My list also includes that the prosecution not be allowed to reference my client’s prior criminal history, should he choose to testify. The prosecution always objects to this, and we then ask the court to engage in the prejudicial/probative value balancing test with which I suspect you are already familiar.
These issues are best brought in a motion in limine rather than during trial because, if you ask for a ruling after the trial has already happened, it’s probably too late. For example, you can’t make a motion to exclude witnesses after the witnesses have already heard some of the testimony.
Aside from these types of motions in limine, you should also litigate any significant evidentiary issues that you think might arise before the case starts.

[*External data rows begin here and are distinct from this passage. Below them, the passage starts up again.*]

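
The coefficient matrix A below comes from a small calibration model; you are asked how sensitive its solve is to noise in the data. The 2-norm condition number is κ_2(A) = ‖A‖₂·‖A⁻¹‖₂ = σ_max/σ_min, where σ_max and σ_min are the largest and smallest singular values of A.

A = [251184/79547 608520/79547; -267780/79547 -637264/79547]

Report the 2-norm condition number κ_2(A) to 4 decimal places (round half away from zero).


316.5000

form AᵀA = [160284816/7524049 384657600/7524049; 384657600/7524049 923189056/7524049] with trace 6411088/44521 and determinant 9216/44521
eigenvalues of AᵀA: λ = (tr ± √(tr²−4·det))/2 = 144, 64/44521
κ = σ_max/σ_min = 12/(8/211) = 316.5000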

For example, if your case hinges on the admission of a statement that is arguably hearsay, get a ruling on that before trial. Don’t go to trial, have the judge rule against you, and then be left speechless. Instead, if you bring it in a motion in limine, you can use that statement with confidence – assuming that you win the pre-trial ruling. If you lose it, at least you have enough time to look for another way to attack the charges.
Of course, you can’t anticipate all of the surprises (which is part of the fun), but motions in limine are a good way to lessen some of the stress of a trial by taking away some of the uncertainty.